Parnell said long-term studies of San Diego’s kelp forests over the years show a cyclical process of kelp “die-offs and comebacks.”
“With the El Nino of 1977, there was a big change in terms of a larger, more regional and warmer weather pattern,” he said. “Since then, the water’s been warmer and the kelp has been more frequently disturbed.”
Last August, the highest water temperature ever measured in more than 100 years, 78.6 degrees, was recorded in San Diego at Scripps Pier.
“Last summer, we had Hawaii temperatures here up near the surface,” noted Parnell. But recently, the San Diego kelp has been rebounding along with the return of cooler water temperatures.

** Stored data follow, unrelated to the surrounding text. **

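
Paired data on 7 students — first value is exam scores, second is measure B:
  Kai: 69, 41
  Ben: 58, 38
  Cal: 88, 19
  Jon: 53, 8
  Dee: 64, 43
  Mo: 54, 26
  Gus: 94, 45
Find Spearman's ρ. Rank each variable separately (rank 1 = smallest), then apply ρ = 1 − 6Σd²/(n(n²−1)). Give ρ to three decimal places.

Ranks of variable 1: 5, 3, 6, 1, 4, 2, 7
Ranks of variable 2: 5, 4, 2, 1, 6, 3, 7
d = r₁ − r₂: 0, -1, 4, 0, -2, -1, 0
d²: 0, 1, 16, 0, 4, 1, 0; Σd² = 22
ρ = 1 − 6·22/(7·48) = 1 − 132/336 = 0.607

0.607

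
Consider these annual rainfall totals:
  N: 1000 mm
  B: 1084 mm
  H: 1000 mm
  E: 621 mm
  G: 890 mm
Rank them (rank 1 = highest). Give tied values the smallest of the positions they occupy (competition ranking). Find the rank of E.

Sorted (descending): 1084, 1000, 1000, 890, 621
The 2 values of 1000 occupy positions 2–3 → each gets rank 2.
E has value 621 mm → rank 5.

5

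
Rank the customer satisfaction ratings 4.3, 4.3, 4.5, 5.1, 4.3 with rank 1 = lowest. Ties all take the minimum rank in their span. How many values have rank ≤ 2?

Sorted (ascending): 4.3, 4.3, 4.3, 4.5, 5.1
The 3 values of 4.3 occupy positions 1–3 → each gets rank 1.
Ranks ≤ 2: {1, 1, 1} → 3 values.

3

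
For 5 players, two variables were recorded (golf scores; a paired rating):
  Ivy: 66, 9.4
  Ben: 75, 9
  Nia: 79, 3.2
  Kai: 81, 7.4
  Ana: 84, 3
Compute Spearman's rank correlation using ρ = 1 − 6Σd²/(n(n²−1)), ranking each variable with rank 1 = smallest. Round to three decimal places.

Ranks of variable 1: 1, 2, 3, 4, 5
Ranks of variable 2: 5, 4, 2, 3, 1
d = r₁ − r₂: -4, -2, 1, 1, 4
d²: 16, 4, 1, 1, 16; Σd² = 38
ρ = 1 − 6·38/(5·24) = 1 − 228/120 = -0.900

-0.900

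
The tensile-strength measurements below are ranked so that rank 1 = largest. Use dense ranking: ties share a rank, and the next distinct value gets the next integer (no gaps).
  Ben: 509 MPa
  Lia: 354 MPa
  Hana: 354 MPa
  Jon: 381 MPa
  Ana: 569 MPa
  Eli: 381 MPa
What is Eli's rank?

Sorted (descending): 569, 509, 381, 381, 354, 354
The 2 values of 381 share dense rank 3.
The 2 values of 354 share dense rank 4.
Remaining distinct values take the next consecutive integers.
Eli has value 381 MPa → rank 3.

3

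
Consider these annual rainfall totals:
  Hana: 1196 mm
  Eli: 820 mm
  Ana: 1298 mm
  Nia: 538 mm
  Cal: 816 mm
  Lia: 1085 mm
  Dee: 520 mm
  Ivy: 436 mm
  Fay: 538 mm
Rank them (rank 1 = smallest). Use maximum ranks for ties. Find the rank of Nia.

4

Sorted (ascending): 436, 520, 538, 538, 816, 820, 1085, 1196, 1298
The 2 values of 538 occupy positions 3–4 → each gets rank 4.
Nia has value 538 mm → rank 4.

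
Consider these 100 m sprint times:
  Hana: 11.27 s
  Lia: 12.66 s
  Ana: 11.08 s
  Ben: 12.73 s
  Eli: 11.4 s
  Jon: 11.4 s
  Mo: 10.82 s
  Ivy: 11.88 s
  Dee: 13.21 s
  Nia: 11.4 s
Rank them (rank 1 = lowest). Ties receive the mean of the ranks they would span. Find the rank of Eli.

5

Sorted (ascending): 10.82, 11.08, 11.27, 11.4, 11.4, 11.4, 11.88, 12.66, 12.73, 13.21
The 3 values of 11.4 occupy positions 4–6 → average rank 5.
Eli has value 11.4 s → rank 5.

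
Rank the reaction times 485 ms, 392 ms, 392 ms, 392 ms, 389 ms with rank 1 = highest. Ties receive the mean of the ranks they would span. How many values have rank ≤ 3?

Sorted (descending): 485, 392, 392, 392, 389
The 3 values of 392 occupy positions 2–4 → average rank 3.
Ranks ≤ 3: {1, 3, 3, 3} → 4 values.

4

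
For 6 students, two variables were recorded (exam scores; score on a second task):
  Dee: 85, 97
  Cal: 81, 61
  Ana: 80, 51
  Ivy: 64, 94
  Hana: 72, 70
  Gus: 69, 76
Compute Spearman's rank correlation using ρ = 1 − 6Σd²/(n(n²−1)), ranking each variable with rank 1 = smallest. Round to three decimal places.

Ranks of variable 1: 6, 5, 4, 1, 3, 2
Ranks of variable 2: 6, 2, 1, 5, 3, 4
d = r₁ − r₂: 0, 3, 3, -4, 0, -2
d²: 0, 9, 9, 16, 0, 4; Σd² = 38
ρ = 1 − 6·38/(6·35) = 1 − 228/210 = -0.086

-0.086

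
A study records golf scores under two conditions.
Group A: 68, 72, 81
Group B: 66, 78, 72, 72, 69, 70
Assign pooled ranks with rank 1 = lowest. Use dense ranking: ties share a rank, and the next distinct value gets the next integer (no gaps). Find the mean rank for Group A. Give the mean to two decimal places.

4.67

Sorted (ascending): 66, 68, 69, 70, 72, 72, 72, 78, 81
The 3 values of 72 share dense rank 5.
Remaining distinct values take the next consecutive integers.
Group A values → pooled ranks: 68→2, 72→5, 81→7
Mean rank = (2 + 5 + 7) / 3 = 4.67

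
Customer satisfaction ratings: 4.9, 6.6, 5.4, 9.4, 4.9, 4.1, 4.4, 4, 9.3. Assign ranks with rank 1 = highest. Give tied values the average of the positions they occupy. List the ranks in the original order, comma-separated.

Sorted (descending): 9.4, 9.3, 6.6, 5.4, 4.9, 4.9, 4.4, 4.1, 4
The 2 values of 4.9 occupy positions 5–6 → average rank (5+6)/2 = 5.5.

5.5, 3, 4, 1, 5.5, 8, 7, 9, 2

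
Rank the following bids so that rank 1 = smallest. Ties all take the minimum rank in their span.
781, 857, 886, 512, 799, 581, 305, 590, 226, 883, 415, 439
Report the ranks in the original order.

8, 10, 12, 5, 9, 6, 2, 7, 1, 11, 3, 4

Sorted (ascending): 226, 305, 415, 439, 512, 581, 590, 781, 799, 857, 883, 886
No ties — each value takes its position as its rank.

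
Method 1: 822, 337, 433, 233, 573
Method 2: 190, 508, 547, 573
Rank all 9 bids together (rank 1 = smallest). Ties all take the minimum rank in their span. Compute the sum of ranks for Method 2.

Sorted (ascending): 190, 233, 337, 433, 508, 547, 573, 573, 822
The 2 values of 573 occupy positions 7–8 → each gets rank 7.
Method 2 values → pooled ranks: 190→1, 508→5, 547→6, 573→7
Rank sum = 1 + 5 + 6 + 7 = 19

19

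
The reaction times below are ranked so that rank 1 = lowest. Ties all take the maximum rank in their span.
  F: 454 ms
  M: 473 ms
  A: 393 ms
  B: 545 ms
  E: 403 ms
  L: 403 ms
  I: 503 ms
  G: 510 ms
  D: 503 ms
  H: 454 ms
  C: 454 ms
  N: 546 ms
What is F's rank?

Sorted (ascending): 393, 403, 403, 454, 454, 454, 473, 503, 503, 510, 545, 546
The 2 values of 403 occupy positions 2–3 → each gets rank 3.
The 3 values of 454 occupy positions 4–6 → each gets rank 6.
The 2 values of 503 occupy positions 8–9 → each gets rank 9.
F has value 454 ms → rank 6.

6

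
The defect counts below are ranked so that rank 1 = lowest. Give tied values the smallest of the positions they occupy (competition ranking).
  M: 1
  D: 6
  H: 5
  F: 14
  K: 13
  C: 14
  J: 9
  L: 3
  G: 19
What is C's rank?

Sorted (ascending): 1, 3, 5, 6, 9, 13, 14, 14, 19
The 2 values of 14 occupy positions 7–8 → each gets rank 7.
C has value 14 → rank 7.

7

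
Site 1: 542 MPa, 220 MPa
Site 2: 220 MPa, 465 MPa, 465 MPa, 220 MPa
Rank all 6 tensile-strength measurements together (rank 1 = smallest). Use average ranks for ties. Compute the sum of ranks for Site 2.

13

Sorted (ascending): 220, 220, 220, 465, 465, 542
The 3 values of 220 occupy positions 1–3 → average rank 2.
The 2 values of 465 occupy positions 4–5 → average rank (4+5)/2 = 4.5.
Site 2 values → pooled ranks: 220→2, 465→4.5, 465→4.5, 220→2
Rank sum = 2 + 4.5 + 4.5 + 2 = 13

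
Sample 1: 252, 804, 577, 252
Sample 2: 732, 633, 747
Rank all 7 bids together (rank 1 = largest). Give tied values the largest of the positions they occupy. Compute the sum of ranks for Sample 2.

9

Sorted (descending): 804, 747, 732, 633, 577, 252, 252
The 2 values of 252 occupy positions 6–7 → each gets rank 7.
Sample 2 values → pooled ranks: 732→3, 633→4, 747→2
Rank sum = 3 + 4 + 2 = 9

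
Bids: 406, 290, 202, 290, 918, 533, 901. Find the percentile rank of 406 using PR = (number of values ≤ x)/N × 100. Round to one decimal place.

57.1

N = 7.
Strictly below 406: 3. Equal to 406: 1.
PR = 4/7 × 100 = 57.1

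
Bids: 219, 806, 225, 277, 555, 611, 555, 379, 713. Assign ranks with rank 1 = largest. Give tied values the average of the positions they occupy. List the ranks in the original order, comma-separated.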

“It’s coming back, but it’s not coming back everywhere where it was before,” said Parnell adding, “we have a very shallow thermocline [temperature change in water depth] and very cold water below, so the kelp is doing better this year.”
Parnell characterized varying water temperatures year to year as a “sawtooth” pattern. “We see trends, cycles, in longer frequencies,” he said. “Right now, what we’re seeing is a trend of the California current getting warmer. But now that we’ve returned to colder [water] conditions this year, the kelp is doing better.”
But if ocean water temperatures climb again, the kelp will again becoming increasingly stressed.
“If we get conditions again like the late ’70s, the kelp may have a harder time making it back, and it could go the way of becoming a relic in some areas,” said Parnell.
A total of 450 dives per year will be conducted at 21 areas in kelp forests along the San Diego coast in the five-year study. The project is funded by the city’s 280,000 sewer customers whose utility bills include a calculation for the kelp project.